7:03 a.m. (sunrise one minute earlier than yesterday). 27 degrees, wind NNW 10 mph. Sky: opening up, lanes of colorless light. Fourteen inches of heavy snow blanket the Hollow. I wish you were here, skinning up the west saddle of Robinson Hill, where owls gather and a wandering cat, whose paws don't sink in the fallout of storms, takes a mid-day nap. A dog at your heels, stepping on your skis. And you turn, with your mother's smile, forgiving. Permanent streams: upper, mink dimples the snow, returns to the marsh, appetite on the loose; lower, hillside descent, a hidden flow, snow to slush on level ground. Wetlands: desolate and scoured, the illusion of remoteness, beyond the wind evergreens hold snow. Pond: in suspension, not a track, not a chickadee in the nearby maples.
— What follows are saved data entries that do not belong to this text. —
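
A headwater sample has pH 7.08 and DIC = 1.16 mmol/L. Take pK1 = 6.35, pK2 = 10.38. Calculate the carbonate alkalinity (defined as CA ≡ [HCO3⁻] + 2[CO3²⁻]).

CA = [HCO3⁻] + 2[CO3²⁻] = (α₁ + 2α₂)·DIC
At pH 7.08: [H⁺]/K1 = 10^-0.73 = 0.18621, K2/[H⁺] = 10^-3.30 = 0.00050119
α₁ = 1/(1 + 0.18621 + 0.00050119) = 1/1.1867 = 0.8427; α₂ = α₁·K2/[H⁺] = 0.0004223
α₁ + 2α₂ = 0.8435
CA = 0.8435 × 1.16 = 0.978 mmol/L

CA = 0.978 mmol/L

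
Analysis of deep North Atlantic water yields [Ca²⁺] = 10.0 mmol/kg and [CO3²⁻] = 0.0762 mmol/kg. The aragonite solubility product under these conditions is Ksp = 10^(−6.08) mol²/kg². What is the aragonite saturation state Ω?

Ksp = 10^(−6.08) = 8.318×10^-7
Ω = [Ca²⁺][CO3²⁻]/Ksp = (10.0×10^-3)(0.0762×10^-3) / 8.318×10^-7 = 0.916

Ω = 0.916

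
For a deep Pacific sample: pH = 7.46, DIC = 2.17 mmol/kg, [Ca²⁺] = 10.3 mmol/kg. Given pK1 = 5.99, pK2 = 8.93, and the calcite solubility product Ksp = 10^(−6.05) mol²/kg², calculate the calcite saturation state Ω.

Ω = 0.796

α₂ = 1 / (1 + [H⁺]/K2 + [H⁺]²/(K1K2)) = 1 / (1 + 10^+1.47 + 10^+0.00)
   = 1 / (1 + 29.512 + 1.0000) = 1/31.512 = 0.03173
[CO3²⁻] = α₂ × DIC = 0.03173 × 2.17 = 0.06886 mmol/kg
Ksp = 10^(−6.05) = 8.913×10^-7
Ω = [Ca²⁺][CO3²⁻]/Ksp = (10.3×10^-3)(6.886×10^-5) / 8.913×10^-7 = 0.796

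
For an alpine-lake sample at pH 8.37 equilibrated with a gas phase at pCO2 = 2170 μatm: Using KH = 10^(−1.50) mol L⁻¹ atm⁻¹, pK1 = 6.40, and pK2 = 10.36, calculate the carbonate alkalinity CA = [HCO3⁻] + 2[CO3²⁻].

CA = 6.54 mmol/L

[CO2*] = KH · pCO2 = 10^(−1.50) × 2170×10^-6 = 6.862×10^-5 mol/L
α₀ = 1/(1 + K1/[H⁺] + K1K2/[H⁺]²) = 1/(1 + 10^+1.97 + 10^-0.02) = 0.01050
DIC = [CO2*]/α₀ = 6.862×10^-5 / 0.01050 = 6.538 mmol/L
CA = (α₁ + 2α₂)·DIC = (0.9795 + 2×0.01002) × 6.538 = 6.54 mmol/L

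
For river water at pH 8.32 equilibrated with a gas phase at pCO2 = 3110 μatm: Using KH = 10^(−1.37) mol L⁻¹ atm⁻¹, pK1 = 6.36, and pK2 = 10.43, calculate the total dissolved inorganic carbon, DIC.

DIC = 12.3 mmol/L

[CO2*] = KH · pCO2 = 10^(−1.37) × 3110×10^-6 = 1.327×10^-4 mol/L
α₀ = 1/(1 + K1/[H⁺] + K1K2/[H⁺]²) = 1/(1 + 10^+1.96 + 10^-0.15) = 0.01076
DIC = [CO2*]/α₀ = 1.327×10^-4 / 0.01076 = 12.3 mmol/L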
Three crows head east, silently. Making up for yesterday, unfettered nuthatches and chickadees non-stop calling. Seemingly ubiquitous. No songs, however. I try my best chickadee whistle . . . no answer. A hairy woodpecker testing pine limbs, soft taps, wood throbs like a tuning fork. Eleven turkeys in the front yard scratch sunflower seeds, a big-bird explosion when I appear. Pitch into the pines, high on stout limbs, a blast of snow.
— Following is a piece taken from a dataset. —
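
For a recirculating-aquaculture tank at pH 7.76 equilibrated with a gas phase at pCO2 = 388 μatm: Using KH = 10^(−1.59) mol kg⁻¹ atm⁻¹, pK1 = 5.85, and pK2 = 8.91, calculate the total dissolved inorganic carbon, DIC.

[CO2*] = KH · pCO2 = 10^(−1.59) × 388×10^-6 = 9.973×10^-6 mol/kg
α₀ = 1/(1 + K1/[H⁺] + K1K2/[H⁺]²) = 1/(1 + 10^+1.91 + 10^+0.76) = 0.01136
DIC = [CO2*]/α₀ = 9.973×10^-6 / 0.01136 = 0.878 mmol/kg

DIC = 0.878 mmol/kg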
Yesterday, late afternoon: I snowshoed across the marsh, high-stepping like a drum major. A foot of snow, a foot of air space below the snow, and, unheeding, two German shepherds on my heels, literally. Less forgiving than Jordan, I put the dogs in their place . . . again and again and again. They look at me with moist, goose-egg eyes. Life goes on.
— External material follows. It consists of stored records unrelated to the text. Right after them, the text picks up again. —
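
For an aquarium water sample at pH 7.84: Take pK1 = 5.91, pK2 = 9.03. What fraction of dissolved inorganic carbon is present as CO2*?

α₀ = 1 / (1 + K1/[H⁺] + K1K2/[H⁺]²) = 1 / (1 + 10^+1.93 + 10^+0.74)
   = 1 / (1 + 85.114 + 5.4954) = 1/91.609 = 0.01092

α₀ = 0.0109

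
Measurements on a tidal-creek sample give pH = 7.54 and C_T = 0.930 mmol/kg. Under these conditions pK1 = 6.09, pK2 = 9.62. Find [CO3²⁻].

α₂ = 1 / (1 + [H⁺]/K2 + [H⁺]²/(K1K2)) = 1 / (1 + 10^+2.08 + 10^+0.63)
   = 1 / (1 + 120.23 + 4.2658) = 1/125.49 = 0.007969
[CO3²⁻] = α₂ × DIC = 0.007969 × 0.930 = 0.00741 mmol/kg = 7.41 μmol/kg

[CO3²⁻] = 7.41 μmol/kg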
Thanks for sharing the memory of Jordan and his skis and the dog--you certainly have a richness of memories, which is a poignant gift. Your gift to me today is the memory of cross-country skiing four miles, pitching a tent in winter, and bundling up in down sleeping bags, with two golden retrievers making a sandwich of me. Saudade treasures.